39Der Bachelorstudiengang Soziale Arbeit führt grundsätzlich zum Beruf des Sozialpädagogen, denn mit dem Bachelorabschluss ist regelmäßig (bei Vorliegen der weiteren Voraussetzungen) die staatliche Anerkennung als Sozialpädagoge verbunden (vgl. § 1 Sozialberufe-Anerkennungsgesetz – SobAG). Der Kläger weist auch zu Recht darauf hin, dass der Bachelorabschluss Soziale Arbeit (noch) als Regelabschluss in der Sozialen Arbeit angesehen wird. Dies ändert aber nichts daran, dass der darauf aufbauende Masterabschluss auf die nächsthöhere Stufe des Sozialpädagogen vorbereitet, indem er die Grundlage für die Wahrnehmung anspruchsvollerer oder leitender Positionen im sozialen Bereich schafft. Auch übt nach der Verkehrsanschauung ein Sozialpädagoge, der aufgrund des erworbenen Masters eine leitende Position beispielsweise als Geschäftsführer einer sozialen Einrichtung innehat, weiter den Beruf des Sozialpädagogen aus.

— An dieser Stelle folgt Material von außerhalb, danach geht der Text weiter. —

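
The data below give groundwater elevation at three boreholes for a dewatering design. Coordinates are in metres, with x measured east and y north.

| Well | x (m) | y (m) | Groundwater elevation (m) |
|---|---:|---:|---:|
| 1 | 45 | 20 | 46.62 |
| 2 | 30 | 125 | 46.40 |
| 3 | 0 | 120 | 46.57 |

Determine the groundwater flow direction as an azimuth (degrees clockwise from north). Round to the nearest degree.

061°

With h = a·x + b·y + c and 1 as origin, the differences give:
  (-15)·a + 105·b = -0.22
  (-45)·a + 100·b = -0.05
Eliminate b (×100 and ×105, subtract): 3225·a = -16.750 → a = ∂h/∂x = -0.005194
Back-substitute: b = ∂h/∂y = -0.002837.
Flow direction (−∇h) has components (+0.005194 E, +0.002837 N).
Azimuth = atan2(E, N) = atan2(+0.005194, +0.002837) = 61.4° ≈ 061°.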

40Damit stand der Tochter des Klägers im maßgeblichen Zeitpunkt des Beginns der Altersrente des Klägers – potentiell – ein Waisenrentenanspruch zu, der den Anspruch des Klägers auf den begehrten Ledigenzuschlag entfallen lässt.
41Die Kostenentscheidung beruht auf § 154 Abs. 1 VwGO, die Entscheidung zur vorläufigen Vollstreckbarkeit folgt aus § 167 VwGO i.V.m. § 709 ZPO.
42Die Berufung wird gemäß § 124 Abs. 2 Nr. 3, 124 a Abs. 1 VwGO wegen grundsätzlicher Bedeutung zugelassen.